I really wish one of the major *ix toolkits/desktops would make some effort to
attract or accommodate Mac refugees or dual OS users. I just wanna type Ctrl-W
to erase a word and GUI-W to close a window — consistently.

------
gxx
I have limited eyesight - good enough to work on a bright magnified computer
screen. When I bought a new Macbook Pro I couldn't read the Touchbar and of
course there's no tactile feedback. It's even worse that the keys can change
with context. Due to my eyesight I also often tweak the screen brightness for
best readability with the up/down function keys.

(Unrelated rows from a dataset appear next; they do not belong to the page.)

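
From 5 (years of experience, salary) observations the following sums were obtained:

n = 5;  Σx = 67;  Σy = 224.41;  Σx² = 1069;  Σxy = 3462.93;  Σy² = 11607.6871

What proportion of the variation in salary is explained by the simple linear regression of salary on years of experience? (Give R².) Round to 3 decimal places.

Sxx = Σx² − (Σx)²/n = 1069 − 897.8 = 171.2
Sxy = Σxy − (Σx)(Σy)/n = 3462.93 − 3007.094 = 455.836
Syy = Σy² − (Σy)²/n = 11607.6871 − 10071.96962 = 1535.71748
R² = Sxy²/(Sxx·Syy) = (455.836)²/(171.2·1535.71748) = 0.790319

0.790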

The slider doesn't work well
for incremental adjustments especially when you can't see it clearly.

I returned the Macbook within a week and had to buy a lower model with real
function keys.

I tried configuring fixed locations for the most important keys but could not
work without the tactile feedback of being centered on a given key. I guess
there's some sort of voiceover but it would be annoying and slow. I didn't
need voiceover before so why would I want to use it now to accommodate Apples
latest gimmick?

Actually I wonder if it would work to add tactile feedback by 3D printing a
thin overlay that adds frames around keys configured for fixed location. Or
maybe someone could offer a product that is a Touchbar overlay made of clingy
silicone?

Edit: Something else I wanted to add: I've tried switching to Windows (several
times) but I can't work without Apple's Ctrl + two-finger up/down full screen
magnification. Window's magnifier is a poor substitute because it's not full
screen. The magnifier can be made the size of the screen but then it's clunky
to move the focus of magnifier, and update is jittery. If anyone from
Microsoft is reading this, please look at Apple's screen zoom and give your
magnifier a mode like that - a full screen infinitely variable zoom that
continually centers the focus on the mouse pointer.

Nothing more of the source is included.